São poucos os que possuem emprego formal. Há empregados da
casa do Sarney que moram ali. Das 30 casas, pelo menos 20 têm uma moto em
frente. Mas só os homens pilotam. Todos no povoado votam ou votaram em Roseana
nas últimas eleições, como conta Cleudes, esposa de Valbinho.

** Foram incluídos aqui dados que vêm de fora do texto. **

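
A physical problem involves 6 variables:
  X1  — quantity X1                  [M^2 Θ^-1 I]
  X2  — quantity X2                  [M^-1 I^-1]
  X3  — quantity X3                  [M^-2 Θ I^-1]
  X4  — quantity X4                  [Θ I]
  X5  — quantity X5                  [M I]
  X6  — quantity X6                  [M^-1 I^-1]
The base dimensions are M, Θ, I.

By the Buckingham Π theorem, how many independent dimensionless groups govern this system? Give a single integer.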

A política de proteção da Ilha dos Sarney foi mais acentuada
no passado. “Houve uma época em que eles colocaram segurança de um lado e de
outro aqui em Raposa”, conta Francisco “Nego”, barqueiro que tira a modesta
renda diária cobrando R$ 2 por travessia em um barquinho. Não deu certo. Hoje
os caseiros relaxam e abrem as portas aos visitantes, ilustres ou
desconhecidos.
Do outro lado de Curupu a segurança das mansões dos Sarney
costuma ser feita por policiais militares da Secretaria de Estado de Segurança
Pública. De camisetas azuis com logo da ilha estampado, quatro se revezam em
plantões na casa de Roseana, esteja a governadora presente nas dependências da
mansão ou não.
Mas raros são os moradores do porto que já viram o senador
pessoalmente. O barqueiro Domingos Souza Marques, 51 anos, conta que só o viu
pela televisão. San Dumon Kzam, 43 anos, comerciante descendente de libaneses,
viu apenas uma vez o senador passando para o porto no rio Santo Antonio. “Estou
comprando até terreno na lua”, brinca Kzam, ao ser informado sobre a proposta
de loteamento de parte da ilha feita por Gustavo Macieira.
Porém, está ficando raro também o uso do porto em Paço do
Lumiar pelos Sarney. Conforme relatos de moradores, quando se recolhe à ilha, a
governadora utiliza helicópteros oficiais do Estado. Os convivas costumam
partir do heliporto do empresário Eduardo Lago, na praia do Olho D’Água em São
Luís. Vista do céu a visão da ilha esconde os casebres do Canto. O que
sobressai é mesmo a parte sul e o imenso telhado da mansão do senador e de sua
filha entre o recorte do mar e a vegetação preservada.
Respeito. Gustavo, que mora no Rio, diz que não visita a
ilha há quase dez anos. O último encontro com o senador foi na época em que
decidiu vender sua parte na propriedade. Disse que foi ao Senado para comunicar
ao então presidente da Casa sua intenção “por respeito” e “consideração” ao
tio.
“Não estou numa cruzada, não quero comprar briga com
ninguém. Eu quero, eu preciso vender (a ilha). Eu tenho minha mãe e meu filho,
que são dependentes de mim. Eu sou de classe média. Eu nunca ocupei e nem quero
nenhuma diretoria de estatal, não fui educado pelo meu pai nesse tipo de
bajulação a um ‘politicozinho’. Quero apenas vender um patrimônio que foi
constituído, comprado pelo meu avô na época, vendido para o meu pai e que meu
pai me vendeu essa fração ideal”, afirma.